Gerçek fiyatlar çok daha düşük
Satın alma gücü yönünden bir değerlendirme yapılmasa bile bu Avrupa kentlerindeki toplutaşıma fiyatları belediye bülteninde ifade edilenden çok daha düşük. Şöyleki; Roma, Brüksel, Moskova, Paris, Londra ve Berlin kentleri için belediye bülteninde, özellikle en pahalı bilet olan ve çoğunlukla otobüs içinde şoförden alınan tek bilet fiyatı örnekleniyor, çoklu kartlar ve aylık, yıllık kartlar hiç yokmuş gibi davranılıyor. Aslında "rakam oyunu" belediye tarafından yapılıyor. Oysa bu kentlerin belediyeleri, her gün toplutaşıma kullanan hemşerileri için aylık, mevsimlik ve yıllık toplutaşım kartları ile fiyatları bir anda üç-dört kat düşürüyor.

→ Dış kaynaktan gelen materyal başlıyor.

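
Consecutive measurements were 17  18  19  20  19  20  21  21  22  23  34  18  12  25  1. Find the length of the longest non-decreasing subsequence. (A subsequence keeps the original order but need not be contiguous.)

10

Track the smallest tail for each achievable length (allowing ties):
17 → extends → [17]
18 → extends → [17, 18]
19 → extends → [17, 18, 19]
20 → extends → [17, 18, 19, 20]
19 → replaces 20 → [17, 18, 19, 19]
20 → extends → [17, 18, 19, 19, 20]
21 → extends → [17, 18, 19, 19, 20, 21]
21 → extends → [17, 18, 19, 19, 20, 21, 21]
22 → extends → [17, 18, 19, 19, 20, 21, 21, 22]
23 → extends → [17, 18, 19, 19, 20, 21, 21, 22, 23]
34 → extends → [17, 18, 19, 19, 20, 21, 21, 22, 23, 34]
18 → replaces 19 → [17, 18, 18, 19, 20, 21, 21, 22, 23, 34]
12 → replaces 17 → [12, 18, 18, 19, 20, 21, 21, 22, 23, 34]
25 → replaces 34 → [12, 18, 18, 19, 20, 21, 21, 22, 23, 25]
1 → replaces 12 → [1, 18, 18, 19, 20, 21, 21, 22, 23, 25]
Ten tails, so the longest non-decreasing subsequence has length 10 (e.g. 17, 18, 19, 20, 20, 21, 21, 22, 23, 34).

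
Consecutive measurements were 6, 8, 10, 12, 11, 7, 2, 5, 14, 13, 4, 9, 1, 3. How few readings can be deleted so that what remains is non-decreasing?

Fewest deletions = n − (longest non-decreasing subsequence).
Patience tails:
6 → extends → [6]
8 → extends → [6, 8]
10 → extends → [6, 8, 10]
12 → extends → [6, 8, 10, 12]
11 → replaces 12 → [6, 8, 10, 11]
7 → replaces 8 → [6, 7, 10, 11]
2 → replaces 6 → [2, 7, 10, 11]
5 → replaces 7 → [2, 5, 10, 11]
14 → extends → [2, 5, 10, 11, 14]
13 → replaces 14 → [2, 5, 10, 11, 13]
4 → replaces 5 → [2, 4, 10, 11, 13]
9 → replaces 10 → [2, 4, 9, 11, 13]
1 → replaces 2 → [1, 4, 9, 11, 13]
3 → replaces 4 → [1, 3, 9, 11, 13]
Longest non-decreasing subsequence has length 5, so deletions = 14 − 5 = 9.

9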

Londra: Belediye bülteninde de ifade edildiği gibi otobüs içinde peşin olarak tek binişte ödenen fiyat 2 sterlin. Ancak, aylık otobüs kartı alındığında (50 sterlin) günlük 1,6 sterlinlik bir fiyat ortaya çıkıyor. Dolayısıyla günde 4 kez otobüse binen bir Londralı için tek biniş fiyatı 0,4 sterline (1 YTL) düşüyor.
Roma: Belediye bülteninde Roma için tek bilet fiyatı 1 euro olarak belirtiliyor. Oysa Romalılar aylık kart aldıklarında sadece 30 euro (52 YTL) ile bir ay boyunca istedikleri kadar toplutaşımaya binebiliyor. Günde iki kez toplutaşım aracı kullanan bir Romalı her binişte yalnızca 0,50 euro (0,85 YTL) ödüyor.

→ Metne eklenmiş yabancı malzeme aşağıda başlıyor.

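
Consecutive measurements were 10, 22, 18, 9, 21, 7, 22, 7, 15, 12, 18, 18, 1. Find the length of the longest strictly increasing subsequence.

Track the smallest tail for each achievable length (strict):
10 → extends → [10]
22 → extends → [10, 22]
18 → replaces 22 → [10, 18]
9 → replaces 10 → [9, 18]
21 → extends → [9, 18, 21]
7 → replaces 9 → [7, 18, 21]
22 → extends → [7, 18, 21, 22]
7 → already a tail → [7, 18, 21, 22]
15 → replaces 18 → [7, 15, 21, 22]
12 → replaces 15 → [7, 12, 21, 22]
18 → replaces 21 → [7, 12, 18, 22]
18 → already a tail → [7, 12, 18, 22]
1 → replaces 7 → [1, 12, 18, 22]
Four tails, so the longest strictly increasing subsequence has length 4 (e.g. 10, 18, 21, 22).

4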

Brüksel: Belçika'nın başkentinde aylık toplutaşım kartı (MTB) alındığında (46,5 euro) günde 1,5 euroya (2,5 YTL) Brükselliler toplu taşıma araçlarına sınırsız biniş hakkına sahip oluyor.
Paris: Avrupa'nın en pahalı metropollerinden biri olan Paris için belediye bülteninde 1,5 euro olarak belirtilen tek bilet toplutaşıma fiyatı doğrudur. Ancak, Ankara Büyükşehir Belediyesi aylık karttan (Carte Orange) bahsetmiyor. Bu kartın kısa ve uzun mesafe ortalama fiyatı 70 euro olup günlüğü 2,3 euroya (3,90YTL) geliyor. Bu rakamla gün içinde sınırsız toplutaşıma aracına binilebiliyor.
Görüldüğü gibi milli gelir olarak ülkemizi beşe katlayan Avrupa ülkelerinde aslında toplutaşıma ücreti fiyatı, uygulanan aylık kart sistemleriyle çok makul düzeylere geliyor. Yıllık kartlarda ise fiyat daha da düşüyor.
Asıl büyük sübvansiyon doğalgaz borcunun affedilmesi
Belediye bülteninde belirtilen ülkelerde merkezi hükümetlerce toplu taşımacılığa çeşitli oranlarda sübvansiyonlar sağlandığı da iddia ediliyor. Bunların doğru olduğunu kabul etsek bile burada doğrudan bilet fiyatı ile ilişkilenen bir sübvansiyon söz konusu olamaz. Bu ülkelerde toplam giderin belli bir oranının karşılanması biçiminde bir uygulama söz konusu... Kaldı ki, AKP iktidarı döneminde Türkiye'de hiçbir belediyeye yapılmayan kıyak bir uygulama yapıldı ve Ankaralıların peşin ödediği, Ancak EGO'nun BOTAŞ'a ödemeyerek nereye harcadığı belli olmayan 1 milyar YTL'ye yakın borç, EGO'nun doğalgaz bölümünün özelleştirilmesi adı altında 5669 sayılı yasayla affedildi. Affedilen borç ile uzun süre Ankaralılara bedava ya da yarı fiyatına toplu taşıma hizmeti verilebilirdi. Asıl büyük sübvansiyon bu değil mi?